Deswegen hab ich mir die PS3 geholt. Darauf gibt es einfach echt gute Titel und aus meiner Sicht ist die Grafik immernoch Bombe, obwohl ich nen 42" hab und 3m davor sitze. Also für mich reichts aus. Wenn ich den "AHA" Effekt will, geh ich an den PC. PS+ kostet 50&#8364;/Jahr...man bekommt zB in de Bucht das Jahr aber auch für ca 40&#8364; (ich hab 43 gezahlt) was am Ende dann 4.16&#8364; (repektive 3.60&#8364 im Monat sind, was sich angesichts der genialen Titel in den Angeboten (FarCry3, Infamous2, Uncharted 3, MGS, Dragons Dogma, NFS Most Wanted, demnächst wohl GRID2, XCOM, DoA5 usw) allein in den letzten Monaten schon locker ausgezahlt hat.


----------



## Xelyna1990 (20. November 2013)

Jop, ich hab mir ebenfalls 2 Jahre vor ende dieser Generaton eine Playstation 3 geholt und hab Plus seit dem Start Aboniert und mir deswegen gar nicht so viele Spiele kaufen müssen weil man einfach mit Spielen überschwemmt wird, die Qualität von Plus hat sich dazu über die zeit einfach unglaublich verbessert.

Ob das auf der Xbox jetzt irgendwie die gleiche qualität erreicht weiß ich nicht, bis jetzt kriegt man auf der Xbox eher nicht so tolle Spiele und zudem sind sie nicht so Aktuell wie bei Playstation Plus.


----------



## Keashaa (20. November 2013)

Xelyna1990 schrieb:


> Kommt einfach auf den Titel an, Wer in Battlefield 4 mitspielen will kommt auch nicht mit einem 7 Jahre alten Rechner auf die Lanparty und beschwert sich das bei ihm das Spiel dann nicht läuft und er nicht mitspielen kann, irgendwann ist der Technische unterschied einfach zu Groß.
> 
> Ich sehe aber ehrlich gesagt keinen Grund warum man für die wenigen Titel wo es wirklich Technisch Möglich ist zeit und Ressourcen in Crossplay Stecken soll, genau so warum man eine Konsole auf diese Kompatibilität ausrichten soll, die zeit und Resourcen können in der Konsole, genau so wie in den Spielen auch in andere dinge gesteckt werden.



Was hat das eine mit dem anderen zu tun? Klar wird keiner Battlefield 4 auf ner PS2 rausbringen. Aber wenn man das Spiel für PS3 und PS4 rausbringt, erwarte ich als Kunde eine Kompatibilität im Mehrspielermodus. Und jetzt fang nicht wieder mit "Das eine ist P3 und das andere ist P4". Die Kommunikation zwischen den Systemen ist standardisiert (oder verwenden PS3 und PS4 kein TCP/IP?).
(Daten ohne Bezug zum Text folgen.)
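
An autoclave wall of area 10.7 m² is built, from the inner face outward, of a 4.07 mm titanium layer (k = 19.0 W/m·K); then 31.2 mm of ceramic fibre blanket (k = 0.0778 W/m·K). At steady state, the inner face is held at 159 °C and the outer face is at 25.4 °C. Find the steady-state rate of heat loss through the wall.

Series thermal resistances, inner to outer:
  R_titanium = L/(kA) = 0.00407/(19.0·10.7) = 2.002×10^-5 K/W
  R_ceramic fibre blanket = L/(kA) = 0.0312/(0.0778·10.7) = 0.03748 K/W
ΣR = 2.002×10^-5 + 0.03748 = 0.03750 K/W
Q = ΔT/ΣR = (159 °C − 25.4 °C)/0.03750 = 3560 W

Q = 3.56 kW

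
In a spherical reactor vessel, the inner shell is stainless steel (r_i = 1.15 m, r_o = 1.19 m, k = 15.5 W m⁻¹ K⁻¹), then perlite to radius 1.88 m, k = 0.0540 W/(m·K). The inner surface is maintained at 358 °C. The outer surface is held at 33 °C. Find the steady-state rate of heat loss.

Resistance network (inner→outer):
  R_stainless steel = (1/1.15 − 1/1.19)/(4πk) = 0.02923/(4π·15.5) = 1.501×10^-4 K/W
  R_perlite = (1/1.19 − 1/1.88)/(4πk) = 0.3084/(4π·0.0540) = 0.4545 K/W
ΣR = 1.501×10^-4 + 0.4545 = 0.4547 K/W
Q = ΔT/ΣR = (358 °C − 33 °C)/0.4547 = 715 W

Q = 715 W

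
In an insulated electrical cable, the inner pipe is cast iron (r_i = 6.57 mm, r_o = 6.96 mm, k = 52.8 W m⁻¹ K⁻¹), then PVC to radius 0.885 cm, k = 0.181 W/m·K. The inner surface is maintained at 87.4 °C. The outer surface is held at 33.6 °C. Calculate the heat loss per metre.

Q' = 254 W/m

Series thermal resistances, inner to outer:
  R'_cast iron = ln(0.00696/0.00657)/(2πk) = 0.05767/(2π·52.8) = 1.738×10^-4 m·K/W
  R'_PVC = ln(0.00885/0.00696)/(2πk) = 0.2402/(2π·0.181) = 0.2112 m·K/W
ΣR = 1.738×10^-4 + 0.2112 = 0.2114 m·K/W
Q' = ΔT/ΣR = (87.4 °C − 33.6 °C)/0.2114 = 254 W/m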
Die ist völlig abgekoppelt von der zugrundeliegenden Hardware. Genau darum geht es. Wer zu unfähig ist, sowas zu machen, sollte sich nen anderen Beruf suchen.


----------



## Veshrae (20. November 2013)

Keashaa schrieb:


> Die Kommunikation zwischen den Systemen ist standardisiert (oder verwenden PS3 und PS4 kein TCP/IP?).



Dann könnte ich auch am PC gegen Konsolengänger BF4 spielen? (;


----------



## Keashaa (20. November 2013)

Veshrae schrieb:


> Dann könnte ich auch am PC gegen Konsolengänger BF4 spielen? (;



Ich würde es schon irgendwie erwarten. Bei FF14 klappt es ja auch, dass die PC-Spieler und die PS3-Spieler zusammen unterwegs sind und nicht auf verschiedene Server platziert werden


----------



## OldboyX (20. November 2013)

Keashaa schrieb:


> Ich würde es schon irgendwie erwarten. Bei FF14 klappt es ja auch, dass die PC-Spieler und die PS3-Spieler zusammen unterwegs sind und nicht auf verschiedene Server platziert werden



Ist von der Steuerung her nicht zu vergleichen. Es ist unmöglich PC und Konsolenspieler in einem Shooter im Multiplayer gegeneinander spielen zu lassen. Man hat mit einem Gamepad nicht den Hauch einer Chance gegen jemanden der mit Maus und Tastatur antritt.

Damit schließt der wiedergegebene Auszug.